If faith schools are so bad, why do parents love them?
Faith schools – so their opponents argue – are divisive, retrograde, narrow, insular, hostile to science and the critical mind, unable to teach their pupils tolerance, and fundamentally opposed to the values of a free society. These claims are not made lightly, nor should they be lightly dismissed.
But if they are true, there is an obvious question. Why do so many parents want to send their children to such schools? Do they passionately want their children to be narrow and insular? Is their deepest ambition to raise offspring who will have no truck with tolerance? Do they secretly long for the next generation to lead society boldly back to the Middle Ages? Maybe there are such people, but I haven’t met one yet.
Here is the paradox. We are living in what is possibly the most secular age since Homo sapiens first set foot on earth, and Europe is its most secular continent. Yet faith schools are the growth industry of our time. More and more people want them, and are prepared to go to great lengths to get their children admitted. This applies to parents who are not themselves religious. What is going on?
The simple answer is that faith schools tend to have academic success above the average: so, at any rate, the league tables suggest. But why should this be so, if faith inhibits critical thought and discourages independence of mind? This is a question worth serious reflection.
My tentative suggestion is that faith schools tend to have a strong ethos that emphasizes respect for authority, the virtues of hard work, discipline and a sense of duty, a commitment to high ideals, a willingness to learn, a sense of social responsibility, a preference for earned self-respect rather than unearned self-esteem, and the idea of an objective moral order that transcends subjective personal preference.
The parents I meet worry about the breakdown of discipline in many schools. They read about violence and drugs, promiscuity and teenage pregnancy, dysfunctional families and feral teenagers. They are concerned about the sheer numbers of children who leave school without the most basic skills of numeracy and literacy. They recall the 2007 UNICEF report that found that British children were the most unhappy in the developed world. They sense that something is going wrong and they don’t want to expose their children to that kind of risk.
These phenomena are not the fault of schools. To the contrary, they are the result of our culture as a whole, to which children are exposed through television, video games, the Internet and the sheer materialism and shallowness of contemporary society. The parents may not be religious themselves – often they aren’t – but they sense that faith schools preserve values, disciplines and habits of the heart that are elsewhere being lost.

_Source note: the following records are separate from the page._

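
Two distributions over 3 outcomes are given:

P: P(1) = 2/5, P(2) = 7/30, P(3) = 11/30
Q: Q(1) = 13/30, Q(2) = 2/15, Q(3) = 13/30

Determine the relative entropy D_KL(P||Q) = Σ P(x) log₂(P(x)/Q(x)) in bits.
0.0538 bits

D_KL(P||Q) = Σ P(x) log₂(P(x)/Q(x))

Computing term by term:
  P(1)·log₂(P(1)/Q(1)) = (2/5)·log₂((2/5)/(13/30)) = -0.04619
  P(2)·log₂(P(2)/Q(2)) = (7/30)·log₂((7/30)/(2/15)) = 0.18838
  P(3)·log₂(P(3)/Q(3)) = (11/30)·log₂((11/30)/(13/30)) = -0.08837

D_KL(P||Q) = -0.04619 + 0.18838 - 0.08837 = 0.05382 ≈ 0.0538 bits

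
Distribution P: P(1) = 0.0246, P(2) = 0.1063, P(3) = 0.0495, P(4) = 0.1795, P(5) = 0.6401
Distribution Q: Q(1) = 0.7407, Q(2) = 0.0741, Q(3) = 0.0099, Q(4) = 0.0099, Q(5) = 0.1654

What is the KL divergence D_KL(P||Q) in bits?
2.0495 bits

D_KL(P||Q) = Σ P(x) log₂(P(x)/Q(x))

Computing term by term:
  P(1)·log₂(P(1)/Q(1)) = 0.0246·log₂(0.0246/0.7407) = -0.12084
  P(2)·log₂(P(2)/Q(2)) = 0.1063·log₂(0.1063/0.0741) = 0.05534
  P(3)·log₂(P(3)/Q(3)) = 0.0495·log₂(0.0495/0.0099) = 0.11494
  P(4)·log₂(P(4)/Q(4)) = 0.1795·log₂(0.1795/0.0099) = 0.75038
  P(5)·log₂(P(5)/Q(5)) = 0.6401·log₂(0.6401/0.1654) = 1.24969

D_KL(P||Q) = -0.12084 + 0.05534 + 0.11494 + 0.75038 + 1.24969 = 2.04951 ≈ 2.0495 bits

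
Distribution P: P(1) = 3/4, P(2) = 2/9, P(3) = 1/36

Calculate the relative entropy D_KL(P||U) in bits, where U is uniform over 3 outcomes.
0.6479 bits

U(i) = 1/3 for all i

D_KL(P||U) = Σ P(x) log₂(P(x) / (1/3))
           = Σ P(x) log₂(P(x)) + log₂(3)
           = log₂(3) - H(P)

H(P) = -Σ P(x) log₂(P(x)):
  -P(1)·log₂(P(1)) = -(3/4)·log₂(3/4) = 0.31128
  -P(2)·log₂(P(2)) = -(2/9)·log₂(2/9) = 0.48221
  -P(3)·log₂(P(3)) = -(1/36)·log₂(1/36) = 0.14361
H(P) = 0.31128 + 0.48221 + 0.14361 = 0.93710 bits

log₂(3) = 1.58496 bits

D_KL(P||U) = 1.58496 - 0.93710 = 0.64786 ≈ 0.6479 bits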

I say this tentatively. I may be wrong. Of one thing I am convinced, that all schools and teachers are trying their hardest, but they often feel desperately unsupported by parents, the local community and the media. How can they mend what they did not break in the first place? Too often we expect schools to do the impossible. Teachers deserve our highest respect. They are the guardians of our civilization, the trustees of our collective future.
But just as – in the words of the African saying – it takes a village to raise a child, so it takes a community to sustain a school, and communities are hard to find these days. A community is held together by shared beliefs, traditions, rituals, stories, conventions and codes: the regular enactments of a sense of shared belonging. Communities last longer than any individual, so they preserve a respect for the past and responsibility toward the future. Nowadays it’s hard to find a genuine community outside the world of faith. Lifestyle enclaves, fanclubs, and virtual networks linked by Twitter and Facebook, yes; face-to-face communitas no.

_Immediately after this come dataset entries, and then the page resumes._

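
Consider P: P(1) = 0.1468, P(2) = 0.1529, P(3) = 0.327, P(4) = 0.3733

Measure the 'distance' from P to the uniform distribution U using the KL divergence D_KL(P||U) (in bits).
0.1214 bits

U(i) = 1/4 for all i

D_KL(P||U) = Σ P(x) log₂(P(x) / (1/4))
           = Σ P(x) log₂(P(x)) + log₂(4)
           = log₂(4) - H(P)

H(P) = -Σ P(x) log₂(P(x)):
  -P(1)·log₂(P(1)) = -(0.1468)·log₂(0.1468) = 0.40635
  -P(2)·log₂(P(2)) = -(0.1529)·log₂(0.1529) = 0.41426
  -P(3)·log₂(P(3)) = -(0.327)·log₂(0.327) = 0.52733
  -P(4)·log₂(P(4)) = -(0.3733)·log₂(0.3733) = 0.53068
H(P) = 0.40635 + 0.41426 + 0.52733 + 0.53068 = 1.87862 bits

log₂(4) = 2.00000 bits

D_KL(P||U) = 2.00000 - 1.87862 = 0.12138 ≈ 0.1214 bits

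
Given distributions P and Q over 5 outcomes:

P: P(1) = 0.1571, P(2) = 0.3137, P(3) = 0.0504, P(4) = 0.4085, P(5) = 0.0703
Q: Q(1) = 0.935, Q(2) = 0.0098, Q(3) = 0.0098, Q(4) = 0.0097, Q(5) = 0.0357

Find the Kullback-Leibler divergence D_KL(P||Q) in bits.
3.5565 bits

D_KL(P||Q) = Σ P(x) log₂(P(x)/Q(x))

Computing term by term:
  P(1)·log₂(P(1)/Q(1)) = 0.1571·log₂(0.1571/0.935) = -0.40426
  P(2)·log₂(P(2)/Q(2)) = 0.3137·log₂(0.3137/0.0098) = 1.56864
  P(3)·log₂(P(3)/Q(3)) = 0.0504·log₂(0.0504/0.0098) = 0.11907
  P(4)·log₂(P(4)/Q(4)) = 0.4085·log₂(0.4085/0.0097) = 2.20435
  P(5)·log₂(P(5)/Q(5)) = 0.0703·log₂(0.0703/0.0357) = 0.06873

D_KL(P||Q) = -0.40426 + 1.56864 + 0.11907 + 2.20435 + 0.06873 = 3.55653 ≈ 3.5565 bits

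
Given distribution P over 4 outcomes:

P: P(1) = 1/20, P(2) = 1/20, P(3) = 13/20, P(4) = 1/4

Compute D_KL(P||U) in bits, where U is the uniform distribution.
0.6638 bits

U(i) = 1/4 for all i

D_KL(P||U) = Σ P(x) log₂(P(x) / (1/4))
           = Σ P(x) log₂(P(x)) + log₂(4)
           = log₂(4) - H(P)

H(P) = -Σ P(x) log₂(P(x)):
  -P(1)·log₂(P(1)) = -(1/20)·log₂(1/20) = 0.21610
  -P(2)·log₂(P(2)) = -(1/20)·log₂(1/20) = 0.21610
  -P(3)·log₂(P(3)) = -(13/20)·log₂(13/20) = 0.40397
  -P(4)·log₂(P(4)) = -(1/4)·log₂(1/4) = 0.50000
H(P) = 0.21610 + 0.21610 + 0.40397 + 0.50000 = 1.33617 bits

log₂(4) = 2.00000 bits

D_KL(P||U) = 2.00000 - 1.33617 = 0.66383 ≈ 0.6638 bits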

So it may not be the faith in faith schools that makes them different, so much as the communities that build, support and sustain them. But this fact too should give us pause for thought. For is this not one of the great functions of faith, that it preserves values and institutions that would otherwise be swept away by the tide of time? One way or another, the critics should reflect on this simple question. If faith schools are so bad, why do thoughtful, often secular, parents think they are so good?